THE new Secretary of State for Health is remaining tight-lipped about whether the new coalition government will support plans to privatise the management of Hinchingbrooke Hospital. The three remaining private bidders faced the public at a meeting on Wednesday

THE new Secretary of State for Health is remaining tight-lipped about whether the new coalition government will support plans to privatise the management of Hinchingbrooke Hospital.

The three remaining private bidders faced the public at a meeting on Wednesday (May 26) at Hinchingbrooke House in Huntingdon and in St Neots on July 19 but will not disclose the details of how they plan to manage the hospital. They will only make presentations about their organisations, experience, skills and ethos. This is information which is freely available on their websites.

South Cambridgeshire MP Andrew Lansley has refused to comment on the future of the Huntingdon hospital, which is to be managed by a private firm from next May.

Following numerous phone calls and e-mails from The Hunts Post to Mr Lansley's office, his spokesman said all health enquiries would need to go through the Department of Health. But the Department said it would "not be willing to make a statement on Hinchingbrooke Hospital".

In the run-up to the General Election, Mr Lansley had told The Hunts Post that Hinchingbrooke needed new management and said: "We will continue to seek the best possible management team to put Hinchingbrooke back on its feet.

"There will be no privatisation of the assets or services."

However, the Lib Dems had been opposed to the plan and could influence the future of the scheme.

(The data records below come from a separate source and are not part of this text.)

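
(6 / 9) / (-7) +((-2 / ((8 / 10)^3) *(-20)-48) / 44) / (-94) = -71237 / 694848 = -0.10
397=397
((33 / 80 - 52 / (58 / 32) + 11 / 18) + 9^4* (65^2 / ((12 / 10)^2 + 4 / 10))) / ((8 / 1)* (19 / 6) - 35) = -7234965438659 / 4642320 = -1558480.55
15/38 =0.39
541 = 541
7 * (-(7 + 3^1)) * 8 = -560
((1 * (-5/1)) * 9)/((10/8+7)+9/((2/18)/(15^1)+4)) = -32460/7571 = -4.29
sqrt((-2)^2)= 2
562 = 562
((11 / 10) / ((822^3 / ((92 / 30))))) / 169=253 / 7039850243400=0.00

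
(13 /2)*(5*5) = 325 /2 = 162.50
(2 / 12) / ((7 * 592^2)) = 0.00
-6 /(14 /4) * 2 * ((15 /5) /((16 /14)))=-9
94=94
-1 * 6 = -6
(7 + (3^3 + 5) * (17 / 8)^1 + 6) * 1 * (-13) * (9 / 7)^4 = -6908733 / 2401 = -2877.44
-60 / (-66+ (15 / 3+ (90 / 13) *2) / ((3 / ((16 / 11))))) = 12870 / 12197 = 1.06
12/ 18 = 2/ 3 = 0.67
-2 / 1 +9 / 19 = -29 / 19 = -1.53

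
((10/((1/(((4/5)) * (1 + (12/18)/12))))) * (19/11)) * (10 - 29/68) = 78337/561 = 139.64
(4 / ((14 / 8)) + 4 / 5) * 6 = 648 / 35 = 18.51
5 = 5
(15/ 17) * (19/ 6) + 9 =401/ 34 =11.79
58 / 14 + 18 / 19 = 677 / 133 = 5.09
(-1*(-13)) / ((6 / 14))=91 / 3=30.33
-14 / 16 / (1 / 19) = -133 / 8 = -16.62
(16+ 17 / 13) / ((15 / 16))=240 / 13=18.46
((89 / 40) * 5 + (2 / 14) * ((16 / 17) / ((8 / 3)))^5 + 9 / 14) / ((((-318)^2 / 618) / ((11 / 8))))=1060202451143 / 10720760905344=0.10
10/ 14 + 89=628/ 7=89.71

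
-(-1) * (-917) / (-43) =917 / 43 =21.33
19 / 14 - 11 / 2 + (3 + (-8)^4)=28664 / 7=4094.86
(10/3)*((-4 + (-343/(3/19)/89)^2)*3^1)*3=421861330/23763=17752.86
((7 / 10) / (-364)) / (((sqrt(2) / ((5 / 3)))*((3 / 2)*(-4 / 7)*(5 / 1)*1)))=7*sqrt(2) / 18720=0.00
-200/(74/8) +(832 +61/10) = 816.48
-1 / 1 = -1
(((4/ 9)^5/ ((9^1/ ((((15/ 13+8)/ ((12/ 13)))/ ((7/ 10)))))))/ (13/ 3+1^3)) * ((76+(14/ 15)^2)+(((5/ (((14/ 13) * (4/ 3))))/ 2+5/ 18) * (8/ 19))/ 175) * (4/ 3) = 11680473152/ 22264720695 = 0.52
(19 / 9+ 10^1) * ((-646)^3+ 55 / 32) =-940316436373 / 288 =-3264987626.30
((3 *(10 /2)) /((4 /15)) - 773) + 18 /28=-20051 /28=-716.11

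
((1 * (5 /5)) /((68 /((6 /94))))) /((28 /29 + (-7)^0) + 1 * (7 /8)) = 0.00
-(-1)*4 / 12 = 1 / 3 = 0.33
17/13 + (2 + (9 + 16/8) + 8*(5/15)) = 662/39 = 16.97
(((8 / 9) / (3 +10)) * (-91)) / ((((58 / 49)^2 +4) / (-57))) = 319333 / 4863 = 65.67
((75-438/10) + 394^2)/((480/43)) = 2086403/150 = 13909.35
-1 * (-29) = 29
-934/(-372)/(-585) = -467/108810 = -0.00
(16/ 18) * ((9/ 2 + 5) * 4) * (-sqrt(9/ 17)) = -304 * sqrt(17)/ 51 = -24.58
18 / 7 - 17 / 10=61 / 70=0.87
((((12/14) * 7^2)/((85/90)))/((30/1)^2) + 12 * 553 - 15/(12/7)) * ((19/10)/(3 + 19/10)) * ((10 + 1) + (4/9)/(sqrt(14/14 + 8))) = 1314950879/45900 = 28648.17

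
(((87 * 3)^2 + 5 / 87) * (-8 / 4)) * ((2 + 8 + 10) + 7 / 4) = -2963266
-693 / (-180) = 77 / 20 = 3.85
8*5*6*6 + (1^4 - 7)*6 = 1404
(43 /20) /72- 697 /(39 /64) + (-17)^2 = -16001201 /18720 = -854.77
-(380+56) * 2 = -872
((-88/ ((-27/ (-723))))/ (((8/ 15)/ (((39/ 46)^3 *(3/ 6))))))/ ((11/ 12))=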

The previous management at Hinchingbrooke, under chief executive Mark Millar, had ensured that Hinchingbrooke was breaking even, but was not paying off the £40million debt - built up partly by NHS accounting practices.

With no one willing to block the process, it looks as if the East of England Strategic Health Authority will continue its search for a new franchise operator - now down to three companies: Circle Health, Ramsay Health Care and Serco.

However, the information about the plans for Hinchingbrooke that have been put forward by these firms will not be made public, the NHS has reiterated this week.

A spokesman said: "It isn't a case of us holding our cards close to our chest, we are following the general procurement guidelines".

Details of what the bidders intend to do are being kept secret on the basis that they "remain commercial and in confidence". Other MPs have been more forthcoming in commenting about the hospital although they are still reluctant to say if they favour the private management.

Huntingdon MP Jonathan Djanogly and North West Cambridgeshire MP Shailesh Vara insist they want what is best for patients and the community.

Speaking to The Hunts Post neither said they were dogmatically wedded to a private-sector future for the management of the hospital.

Mr Vara said: "The important thing is that we have a hospital with excellent services, and I'm delighted that we still have that.

"If, for the future, that means we have a private concern running it, we have to accept it so long as front-line services are not affected.

"But, if the existing management can manage without the need for private funds, I'm happy for that to continue.

"My main concern is that the local community should have excellent hospital services."

Mr Djanogly said: "It's right that we maximise the money going to the front line.

"I want whatever management provides better service provision for the same cost.

"If that turns out to be the existing management, I have no problem with that, and I have written to the NHS to say that.